Tachykinine sind zumeist kurzkettige Peptide, die aus in der Regel aus 8 bis 12 Aminosäuren bestehen. Viele der biologisch aktiven Tachykinine tragen die Aminosäuresequenz Phe-(Phe/Tyr/Ile/Val)-Gly-Leu-Met-NH2 oder eine verwandte Sequenz.

Neurokinine und Neurokinin-ähnliche Peptide des Menschen[1]
Tachykinin Gen Präkursor Aminosäuresequenz
Substanz P TAC1 α-, β-, γ-Präprotachykinin A Arg-Pro-Lys-Pro-Gln-Gln-Phe-Phe-Gly-Leu-Met-NH2
Neurokinin A TAC1 β-, γ-Präprotachykinin A His-Lys-Asp-Ser-Val-Phe-Gly-Leu-Met-NH2
Neuropeptid K TAC1 β-Präprotachykinin A Asp-Ala-Asp-Ser-Ser-Ile-Glu-Lys-Gln-Val-Ala-Leu-Leu-Lys-Ala-Leu-Tyr-Gly-His-Gly-Gln-Ile-Ser-His-Lys-Arg-His-Lys-Thr-Asp-Ser-Phe-Val-Gly-Leu-Met-NH2
Neuropeptid γ TAC1 γ-Präprotachykinin A Asp-Ala-Gly-His-Gly-Gln-Ile-Ser-His-Lys-Arg-His-Lys-Thr-Asp-Ser-Phe-Val-Gly-Leu-Met-NH2
Neurokinin B TAC3 Präprotachykinin B Asp-Met-His-Asp-Phe-Phe-Val-Gly-Leu-Met-NH2
Hemokinin 1 TAC4 Präprotachykinin C Thr-Gly-Lys-Ala-Ser-Gln-Phe-Phe-Gly-Leu-Met-NH2
Endokinin A TAC4 Präprotachykinin C Asp-Gly-Gly-Glu-Glu-Gln-Thr-Leu-Ser-Thr-Glu-Ala-Glu-Thr-Trp-Val-Ile-Val-Ala-Leu-Glu-Glu-Gly-Ala-Gly-Pro-Ser-Ile-Gln-Leu-Gln-Leu-Gln-Glu-Val-Lys-Thr-Gly-Lys-Ala-Ser-Gln-Phe-Phe-Gly-Leu-Met-NH2
Endokinin B TAC4 Präprotachykinin C Asp-Gly-Gly-Glu-Glu-Gln-Thr-Leu-Ser-Thr-Glu-Ala-Glu-Thr-Trp-Glu-Gly-Ala-Gly-Pro-Ser-Ile-Gln-Leu-Gln-Leu-Gln-Glu-Val-Lys-Thr-Gly-Lys-Ala-Ser-Gln-Phe-Phe-Gly-Leu-Met-NH2
Endokinin C TAC4 Präprotachykinin C Lys-Lys-Ala-Tyr-Gln-Leu-Glu-His-Thr-Phe-Gln-Gly-Leu-Leu-NH2
Endokinin D TAC4 Präprotachykinin C Val-Gly-Ala-Tyr-Gln-Leu-Glu-His-Thr-Phe-Gln-Gly-Leu-Leu-NH2

Biosynthese

Die derzeit bekannten menschlichen Tachykinine werden mittelbar durch drei verschiedene Gene codiert.
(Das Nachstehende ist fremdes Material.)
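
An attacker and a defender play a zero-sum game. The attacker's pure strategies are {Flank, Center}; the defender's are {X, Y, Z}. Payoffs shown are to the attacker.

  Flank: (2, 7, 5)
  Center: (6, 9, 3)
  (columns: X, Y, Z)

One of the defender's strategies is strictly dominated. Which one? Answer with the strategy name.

X holds the attacker's payoff strictly below Y in every row: 2 < 7, 6 < 9.
So Y is strictly dominated for the defender.

Y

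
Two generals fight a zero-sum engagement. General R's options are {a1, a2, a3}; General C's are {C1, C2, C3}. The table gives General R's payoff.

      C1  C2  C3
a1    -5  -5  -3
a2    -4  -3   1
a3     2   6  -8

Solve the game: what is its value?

Row minima: a1 → -5, a2 → -4, a3 → -8; maximin = -4.
Column maxima: C1 → 2, C2 → 6, C3 → 1; minimax = 1.
-4 ≠ 1, so there is no saddle point; optimal play is mixed.
a1 is strictly dominated by a2, so General R never plays it.
With a1 eliminated, C2 is strictly dominated by C1 (it gives General R strictly more in every remaining row), so General C never plays it.
On the remaining 2×2 (a2, a3 vs C1, C3):
Let General R play a2 with probability p. Expected payoff against C1: (-4)p + 2(1−p) = −6p + 2; against C3: 1p + (-8)(1−p) = 9p − 8.
Setting these equal: −6p + 2 = 9p − 8 ⇒ −15p = -10 ⇒ p = 2/3, and the value is (-6)·(2/3) + 2 = -2.
For General C: with q = P(C1), equating a2's and a3's payoffs gives −5q + 1 = 10q − 8 ⇒ q = 3/5.

-2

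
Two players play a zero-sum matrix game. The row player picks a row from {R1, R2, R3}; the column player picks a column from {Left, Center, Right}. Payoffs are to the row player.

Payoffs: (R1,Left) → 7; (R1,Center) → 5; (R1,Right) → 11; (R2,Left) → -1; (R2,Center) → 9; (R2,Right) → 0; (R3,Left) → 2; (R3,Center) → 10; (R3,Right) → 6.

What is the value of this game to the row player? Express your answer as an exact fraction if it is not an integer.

6

Row minima: R1 → 5, R2 → -1, R3 → 2; maximin = 5.
Column maxima: Left → 7, Center → 10, Right → 11; minimax = 7.
5 ≠ 7, so there is no saddle point; optimal play is mixed.
R2 is strictly dominated by R3, so the row player never plays it.
Right is strictly dominated by Left (it gives the row player strictly more in every row), so the column player never plays it.
On the remaining 2×2 (R1, R3 vs Left, Center):
Let the row player play R1 with probability p. Expected payoff against Left: 7p + 2(1−p) = 5p + 2; against Center: 5p + 10(1−p) = −5p + 10.
Setting these equal: 5p + 2 = −5p + 10 ⇒ 10p = 8 ⇒ p = 4/5, and the value is (5)·(4/5) + 2 = 6.
For the column player: with q = P(Left), equating R1's and R3's payoffs gives 2q + 5 = −8q + 10 ⇒ q = 1/2.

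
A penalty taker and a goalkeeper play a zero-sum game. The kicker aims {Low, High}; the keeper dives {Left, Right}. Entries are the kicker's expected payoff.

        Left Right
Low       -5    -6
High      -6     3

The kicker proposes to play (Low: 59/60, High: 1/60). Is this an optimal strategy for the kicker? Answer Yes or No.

Against Left this mix gives (59/60)·(-5) + (1/60)·(-6) = -301/60.
Against Right this mix gives (59/60)·(-6) + (1/60)·3 = -117/20.
The keeper will play Right, holding the kicker to -117/20. Shifting weight toward the row that does better against Right would raise this floor (the equalizing mix achieves -51/10 against both Right and Left), so the proposed strategy is not optimal.

No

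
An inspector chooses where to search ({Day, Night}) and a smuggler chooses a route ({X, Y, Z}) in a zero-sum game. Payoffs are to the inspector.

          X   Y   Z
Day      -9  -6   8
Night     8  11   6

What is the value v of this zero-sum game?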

Diese als TAC1, TAC3 und TAC4 bezeichneten Gene codieren die als Präprotachykinine bezeichneten Vorstufen der Tachykinine. TAC1 codiert über ein alternatives Spleißen α-, β- und γ-Präprotachykinin A. Alle drei können durch enzymatische Spaltung in Substanz P umgewandelt werden. β- und γ-Präprotachykinin A enthalten die Aminosäuresequenz von Neurokinin A. Weitere Spaltprodukte der Präprotachykinine des Typs A sind Neuropeptid K und Neuropeptid γ. Das durch TAC3 codierte Präprotachykinin B ist die Vorstufe des Neurokinin B. Das menschliche Hemokinin 1 und die Endokinine sind Spaltprodukte des durch TAC4 codierten Präprotachykinin C.[2]

Funktion

Im menschlichen Körper spielen Tachykinine eine Rolle als Neurotransmitter und Gewebshormone. Dank unterschiedlicher Wirkmechanismen besitzen sie zum Teil sehr unterschiedliche Funktionen. Substanz P spielt eine zentrale Rolle als Neurotransmitter dem Schmerzempfinden und der Schmerzweiterleitung. Darüber hinaus ist Substanz P ein Entzündungsmediator. Seine Ausschüttung wird mit Übelkeit und Erbrechen in Verbindung gebracht.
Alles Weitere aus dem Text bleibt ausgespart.